Cumhurbaşkanı Erdoğan: (5)

ANKARA (AA) – Cumhurbaşkanı Recep Tayyip Erdoğan, “Öyle Londra’dan, Paris’ten, şuradan, buradan kuru sıkı atmakla olmuyor bu iş. Gel gönder bir temsilcini de burada, bir demokrasi ülkesinde, demokratik parlamenter sisteme nasıl darbe yapmak istemişler, bunu gel bir gör yerinde. Sahip olduğunuz, ülkenizde kendilerine yer verdiğiniz bu haşhaşilerin neler yaptığını bir gelin görün.
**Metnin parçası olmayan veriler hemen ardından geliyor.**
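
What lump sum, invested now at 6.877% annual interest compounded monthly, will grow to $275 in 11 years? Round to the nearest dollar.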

Tayyip Erdoğan’a ‘diktatör’ diyebilirsiniz, iktidarını beğenmeyebilirsiniz. İnsaf edin de gelin bir görün ne var ülkede.” dedi.

Erdoğan, TRT ortak yayınında gündeme ilişkin açıklamalarda bulundu, soruları yanıtladı.

Programda, Cumhurbaşkanlığı Külliyesi’nde şehit olan Erkan Yiğit ile yaralanan ikizi Volkan Yiğit’in hikayeleri ekrana getirildi. Erkan Yiğit’in son görüntülerinin ve sözlerinin de yayınlandığı anlarda Erdoğan, göz yaşlarına hakim olamadı.

“Pek çok hikaye var, sizi ziyarete geliyorlar, siz ziyarete gidiyorsunuz. Bunların arasında en çok etkilendiğiniz, sesi kulağınızda çınlayan biri var mı?” sorusu üzerine Erdoğan, “Bunların hepsi de bizi duygulandırıyor, duygulandırmayan hiçbir tanesi yok. Kah şehidimizin görüntüsü bizi duygulandırıyor, kah şehidin annesinin, babasının, dedesinin…Onların kullandıkları ifadeler bizleri duygulandırıyor. Gazilerimizin kimisinin bakıyorsunuz kolu kopmuş, kimisinin kolu parçalanmış, kimisinin dizden ayağı yok. Hala onların bu haliyle kullandıkları ifadeler çok çok ilginç. Ben tabii bunları görünce, duyunca milletimle iftihar ediyorum.” şeklinde cevap verdi.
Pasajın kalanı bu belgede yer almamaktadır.